İsmail Faruk Aksu- Evet, “Türkiye Ekonomisinin Makro Sorunları, Geleceğe Yönelik Beklentiler ve Alternatif Çözüm Arayışları” temalı II. Türk Akademisi Çalıştayı’nı Ankara’da gerçekleştirdik. Bildiğiniz üzere sivil toplum ve düşünce kuruluşlarını önemli kılan temel unsurlardan birisi, bu kuruluşların yaptığı çalışmalar ve bulundukları tavsiyelerle kamuoyunu doğru bilgilendirmeleridir. Bir yönüyle de siyasî karar alıcıların doğru politika yapımına katkıda bulunma fonksiyonlarıdır.

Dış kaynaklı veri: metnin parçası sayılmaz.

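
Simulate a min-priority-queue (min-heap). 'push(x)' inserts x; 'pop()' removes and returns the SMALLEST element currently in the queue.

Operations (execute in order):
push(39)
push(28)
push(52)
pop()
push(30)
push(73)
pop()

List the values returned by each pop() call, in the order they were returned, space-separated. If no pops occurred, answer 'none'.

push(39): heap contents = [39]
push(28): heap contents = [28, 39]
push(52): heap contents = [28, 39, 52]
pop() → 28: heap contents = [39, 52]
push(30): heap contents = [30, 39, 52]
push(73): heap contents = [30, 39, 52, 73]
pop() → 30: heap contents = [39, 52, 73]

Answer: 28 30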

Kurulduğu günden bu tarafa TASAV, yürüttüğü faaliyetler ve düzenlediği etkinliklerle, ülkemizde ve dünyada meydana gelen gelişmelerle ilgili olarak toplumda farkındalık oluşturmaya çalışıyor. Bu defa Türkiye ekonomisini gündemimize aldık. Türkiye ekonomisine ilişkin bir yanda pembe tablolar çizilirken, diğer yanda kriz söylemleri aldı yürüdü, dolayısıyla biz de gerçek fotoğrafı ortaya koymak ve böylece kamuoyunu bilgilendirmek istedik.
Malûmunuz, ülkelerin ekonomik gelişmişlik düzeyleri ile toplumların refah, huzur ve güvenlikleri arasında doğru yönlü bir ilişki var. Yaşadığımız çağda ekonomi, doğrudan ve dolaylı etkileriyle gündelik hayatımızın en üst sıralarında yer alıyor. Bu açıdan ekonomi, politika yapıcıların karar alma ve siyaset üretme süreçlerinde de belirleyici bir unsur oluyor. İşte bu yüzden ülkemizin ekonomik vaziyetinin iyi analiz edilmesi gerekiyor.
Toplantıyı tertip etmeden önce arkadaşlarımızla şu tespiti yaptık: Türkiye ekonomisi cari açık, tasarruf yatırım açığı, dış ticaret açığı, bunlara bağlı olarak artan işsizlik ve derinleşen yoksulluk sorunlarıyla karşı karşıyadır. Buna son zamanlarda bir de yolsuzlukların ortaya çıkardığı güvensizlik sorunu eklendi. Diğer taraftan, uluslararası ekonomide süregelen “parasal genişlemenin” devam edemeyeceği anlaşıldı. Bu durum, gelişmekte olan ekonomileri, bu çerçevede büyümesini dış sermaye ile ithalata bağlı olarak sürdürebilen Türkiye ekonomisini de olumsuz yönde etkileyecektir.